Snickers pie
- Alternative names: Chocolate Snickers cheesecake
- Type: Pie
- Course: Dessert
- Place of origin: United Kingdom
- Created by: Antony Worrall Thompson
- Invented: 2006
- Serving temperature: Cold
- Main ingredients: Snickers, mascarpone, soft cheese, double cream, chocolate
- Similar dishes: Cheesecake, chocolate tart

= Snickers pie =

Chocolate dessert

Snickers pie is a chocolate dessert made with five Snickers bars, mascarpone and soft cheese. The recipe appeared on the BBC cookery show Saturday Kitchen, where it was made by Antony Worrall Thompson.

The Food Commission called the Snickers pie "one of the most unhealthy recipes ever published". Antony Worrall Thompson said the pie was intended as a treat for children and was not meant for regular consumption. The recipe was removed from the BBC website.

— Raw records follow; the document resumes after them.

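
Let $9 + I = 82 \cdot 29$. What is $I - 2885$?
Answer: $-516$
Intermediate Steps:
$I = 2369$ ($I = -9 + 82 \cdot 29 = -9 + 2378 = 2369$)
$I - 2885 = 2369 - 2885 = -516$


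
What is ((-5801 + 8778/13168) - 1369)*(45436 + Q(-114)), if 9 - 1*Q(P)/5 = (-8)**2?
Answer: -2131729760451/6584 ≈ -3.2377e+8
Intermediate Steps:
Q(P) = -275 (Q(P) = 45 - 5*(-8)**2 = 45 - 5*64 = 45 - 320 = -275)
((-5801 + 8778/13168) - 1369)*(45436 + Q(-114)) = ((-5801 + 8778/13168) - 1369)*(45436 - 275) = ((-5801 + 8778*(1/13168)) - 1369)*45161 = ((-5801 + 4389/6584) - 1369)*45161 = (-38189395/6584 - 1369)*45161 = -47202891/6584*45161 = -2131729760451/6584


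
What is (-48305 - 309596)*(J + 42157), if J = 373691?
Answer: -148832415048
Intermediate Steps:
(-48305 - 309596)*(J + 42157) = (-48305 - 309596)*(373691 + 42157) = -357901*415848 = -148832415048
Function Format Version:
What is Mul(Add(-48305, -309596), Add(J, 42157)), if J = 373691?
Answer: -148832415048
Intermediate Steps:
Mul(Add(-48305, -309596), Add(J, 42157)) = Mul(Add(-48305, -309596), Add(373691, 42157)) = Mul(-357901, 415848) = -148832415048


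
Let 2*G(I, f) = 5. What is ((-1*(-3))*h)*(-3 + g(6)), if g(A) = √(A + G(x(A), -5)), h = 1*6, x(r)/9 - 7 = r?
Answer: -54 + 9*√34 ≈ -1.5214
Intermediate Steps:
x(r) = 63 + 9*r
h = 6
G(I, f) = 5/2 (G(I, f) = (½)*5 = 5/2)
g(A) = √(5/2 + A) (g(A) = √(A + 5/2) = √(5/2 + A))
((-1*(-3))*h)*(-3 + g(6)) = (-1*(-3)*6)*(-3 + √(10 + 4*6)/2) = (3*6)*(-3 + √(10 + 24)/2) = 18*(-3 + √34/2) = -54 + 9*√34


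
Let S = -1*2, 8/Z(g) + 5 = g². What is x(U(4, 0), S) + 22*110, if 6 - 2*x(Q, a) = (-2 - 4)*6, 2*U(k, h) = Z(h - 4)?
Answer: 2441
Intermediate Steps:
Z(g) = 8/(-5 + g²)
U(k, h) = 4/(-5 + (-4 + h)²) (U(k, h) = (8/(-5 + (h - 4)²))/2 = (8/(-5 + (-4 + h)²))/2 = 4/(-5 + (-4 + h)²))
S = -2
x(Q, a) = 21 (x(Q, a) = 3 - (-2 - 4)*6/2 = 3 - (-3)*6 = 3 - ½*(-36) = 3 + 18 = 21)
x(U(4, 0), S) + 22*110 = 21 + 22*110 = 21 + 2420 = 2441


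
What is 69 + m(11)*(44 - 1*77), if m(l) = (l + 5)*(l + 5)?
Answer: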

According to the Food Commission's calculations, a single serving contains over 1,250 calories, the equivalent of 22 teaspoons of fat and 11 teaspoons of sugar. However, this assumes a portion size of 1/4 of the pie, contrary to the recipe which indicates the dish serves 12 adults or 16 children.

The original recipe was invented in 2006, when in the UK a single Snickers bar had a weight of 62.5 g. This weight was subsequently reduced to 58g in 2009, and to 48 g in 2013.